2Author’s note: as a strictly philosophical aside, the limitations created by the innate learning circuitries of the brain on the learning process has interesting potential consequences for our understanding of epistemology: if we can only know what the evolution of our brain’s architecture allows, then any organism with an alternative architecture (birds are a good example) could at least theoretically have knowledge that not only we do not have but cannot have because we do not possess the brain architecture to generate it. We literally could not know that we do not know.
References
Dehaene, S. (2020) How We Learn: Why Brains Learn Better Than Any Machine…for Now. New York: Penguin Books.
Gazzaley, A. & Rosen, L. (2016) The Distracted Mind: Ancient Brains in a High-Tech World. Cambridge: The MIT Press.
Kruger, J. & Dunning, D. (Dec. 1999) “Unskilled and Unaware of it: How Difficulties in Recognizing One’s Own Incompetence Lead to Inflated Self-Assessments” in Journal of Personality and Social Psychology, 77(6); pp. 1121-1134.

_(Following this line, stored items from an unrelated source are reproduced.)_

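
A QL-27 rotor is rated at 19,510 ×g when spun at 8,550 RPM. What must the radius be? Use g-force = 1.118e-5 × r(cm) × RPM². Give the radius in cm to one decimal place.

≈ 23.9 cm

19510 = 1.118 × 10⁻⁵ × r × (8550)²
r = 19510 / (1.118 × 10⁻⁵ × 73,102,500) = 19510 / 817.2859 ≈ 23.872 cm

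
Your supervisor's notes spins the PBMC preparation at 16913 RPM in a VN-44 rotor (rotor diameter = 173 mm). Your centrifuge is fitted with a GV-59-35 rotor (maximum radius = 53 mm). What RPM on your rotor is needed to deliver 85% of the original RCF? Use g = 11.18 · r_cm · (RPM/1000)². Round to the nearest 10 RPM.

19920 RPM

Original rotor: r = 173 mm / 2 = 86.5 mm = 8.65 cm
RCF = 11.18 × r × (N/1000)²
RCF_original = 11.18 × 8.65 × (16.913)² = 11.18 × 8.65 × 286.049569 ≈ 27,663 × g
Target RCF = 0.85 × 27,663 ≈ 23,513.5 × g
Your rotor: r = 53 mm = 5.3 cm
23,513.5 = 11.18 × 5.3 × (N/1000)²
(N/1000)² = 23,513.5 / 59.254 = 396.8255
N = 1000 × √396.8255 ≈ 19,920.5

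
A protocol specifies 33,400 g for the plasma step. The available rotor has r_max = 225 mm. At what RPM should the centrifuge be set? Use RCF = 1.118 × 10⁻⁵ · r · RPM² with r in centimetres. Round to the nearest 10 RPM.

r = 225 mm = 22.5 cm
33,400 = 1.118 × 10⁻⁵ × 22.5 × N²
N² = 33,400 / (25.155 × 10⁻⁵) = 132,776,784
N ≈ √132,776,784 ≈ 11,522.9

≈ 11520 RPM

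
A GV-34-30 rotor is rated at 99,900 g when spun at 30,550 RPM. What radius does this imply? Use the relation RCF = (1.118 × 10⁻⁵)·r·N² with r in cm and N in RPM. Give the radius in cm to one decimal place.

9.6 cm

99900 = 1.118 × 10⁻⁵ × r × (30550)²
r = 99900 / (1.118 × 10⁻⁵ × 933,302,500) = 99900 / 10434.32 ≈ 9.574 cm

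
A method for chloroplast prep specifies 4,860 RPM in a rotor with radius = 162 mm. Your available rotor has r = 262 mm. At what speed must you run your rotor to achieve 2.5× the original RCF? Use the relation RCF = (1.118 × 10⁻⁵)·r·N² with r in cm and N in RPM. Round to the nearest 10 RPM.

Original rotor: r = 162 mm = 16.2 cm
RCF_original = 1.118 × 10⁻⁵ × 16.2 × (4860)² = 1.118 × 10⁻⁵ × 16.2 × 23,619,600 ≈ 4,277.9 × g
Target RCF = 2.5 × 4,277.9 ≈ 10,694.8 × g
Your rotor: r = 262 mm = 26.2 cm
10,694.8 = 1.118 × 10⁻⁵ × 26.2 × N²
N² = 10,694.8 / (29.2916 × 10⁻⁵) = 36,511,491
N ≈ √36,511,491 ≈ 6,042.5

6040 RPM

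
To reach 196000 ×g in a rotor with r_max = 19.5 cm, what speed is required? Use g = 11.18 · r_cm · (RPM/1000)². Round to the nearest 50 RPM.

≈ 30000 RPM

196,000 = 11.18 × 19.5 × (N/1000)²
(N/1000)² = 196,000 / 218.01 = 899.0413
N = 1000 × √899.0413 ≈ 29,984.0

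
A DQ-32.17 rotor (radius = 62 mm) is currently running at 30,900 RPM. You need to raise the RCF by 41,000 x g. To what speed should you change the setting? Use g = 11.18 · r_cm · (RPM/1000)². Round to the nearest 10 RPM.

39320 RPM

r = 62 mm = 6.2 cm
Current RCF = 11.18 × 6.2 × (30.9)² = 11.18 × 6.2 × 954.81 ≈ 66,183.6 × g
Target RCF = 66,183.6 + 41,000 = 107,183.6 × g
(N/1000)² = 107,183.6 / 69.316 = 1546.304
N = 1000 × √1546.304 ≈ 39,323.1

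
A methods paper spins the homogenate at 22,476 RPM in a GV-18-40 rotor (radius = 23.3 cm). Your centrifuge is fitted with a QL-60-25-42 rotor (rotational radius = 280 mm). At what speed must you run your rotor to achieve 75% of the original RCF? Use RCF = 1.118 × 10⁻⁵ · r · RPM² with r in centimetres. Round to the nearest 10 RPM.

17760 RPM

RCF_original = 1.118 × 10⁻⁵ × 23.3 × (22476)² = 1.118 × 10⁻⁵ × 23.3 × 505,170,576 ≈ 131,593.9 × g
Target RCF = 0.75 × 131,593.9 ≈ 98,695.4 × g
Your rotor: r = 280 mm = 28.0 cm
98,695.4 = 1.118 × 10⁻⁵ × 28 × N²
N² = 98,695.4 / (31.304 × 10⁻⁵) = 315,280,475
N ≈ √315,280,475 ≈ 17,756.1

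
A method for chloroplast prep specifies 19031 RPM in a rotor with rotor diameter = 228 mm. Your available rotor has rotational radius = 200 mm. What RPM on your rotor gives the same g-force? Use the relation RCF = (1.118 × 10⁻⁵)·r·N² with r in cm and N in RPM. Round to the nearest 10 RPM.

14370 RPM

Original rotor: r = 228 mm / 2 = 114 mm = 11.4 cm
RCF_original = 1.118 × 10⁻⁵ × 11.4 × (19031)² = 1.118 × 10⁻⁵ × 11.4 × 362,178,961 ≈ 46,160.4 × g
Your rotor: r = 200 mm = 20.0 cm
46,160.4 = 1.118 × 10⁻⁵ × 20 × N²
N² = 46,160.4 / (22.36 × 10⁻⁵) = 206,441,860
N ≈ √206,441,860 ≈ 14,368.1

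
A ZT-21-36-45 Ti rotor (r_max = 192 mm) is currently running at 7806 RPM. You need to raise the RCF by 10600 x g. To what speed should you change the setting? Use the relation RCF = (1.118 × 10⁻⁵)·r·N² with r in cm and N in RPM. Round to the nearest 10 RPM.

10500 RPM

r = 192 mm = 19.2 cm
Current RCF = 1.118 × 10⁻⁵ × 19.2 × (7806)² = 1.118 × 10⁻⁵ × 19.2 × 60,933,636 ≈ 13,079.8 × g
Target RCF = 13,079.8 + 10,600 = 23,679.8 × g
N² = 23,679.8 / (21.4656 × 10⁻⁵) = 110,315,109
N ≈ √110,315,109 ≈ 10,503.1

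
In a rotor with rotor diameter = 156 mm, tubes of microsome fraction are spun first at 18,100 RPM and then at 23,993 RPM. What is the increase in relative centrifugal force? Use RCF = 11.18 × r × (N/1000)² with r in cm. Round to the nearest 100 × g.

r = 156 mm / 2 = 78 mm = 7.8 cm
RCF₁ = 11.18 × 7.8 × (18.1)² = 11.18 × 7.8 × 327.61 ≈ 28,568.9 × g
RCF₂ = 11.18 × 7.8 × (23.993)² = 11.18 × 7.8 × 575.664049 ≈ 50,200.2 × g
Increase = 50,200.2 − 28,568.9 = 21,631.3

≈ 21600 × g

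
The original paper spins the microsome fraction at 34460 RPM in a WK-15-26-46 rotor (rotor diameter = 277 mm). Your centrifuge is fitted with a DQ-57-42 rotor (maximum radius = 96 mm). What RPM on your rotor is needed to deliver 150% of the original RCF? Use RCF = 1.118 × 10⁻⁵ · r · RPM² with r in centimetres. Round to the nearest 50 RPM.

50700 RPM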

Medina, J. (2014) Brain Rules: 12 Principles for Surviving and Thriving at Work, Home, and School. Seattle: Pear Press.
National Academies of Sciences, Engineering, & Medicine. (2021) Call to Action for Science Education: Building Opportunity for the Future. Washington, D.C.: The National Academies Press.
Nichols, T. (2017) The Death of Expertise: The Campaign Against Established Knowledge and Why It Matters. New York: Oxford University Press.
Piaget, J. & Inhelder, B. (1969) The Psychology of the Child. New York: Basic Books.
Seth, A. (Sept. 2019) “Our Inner Universes.” Scientific American; pp. 40-47.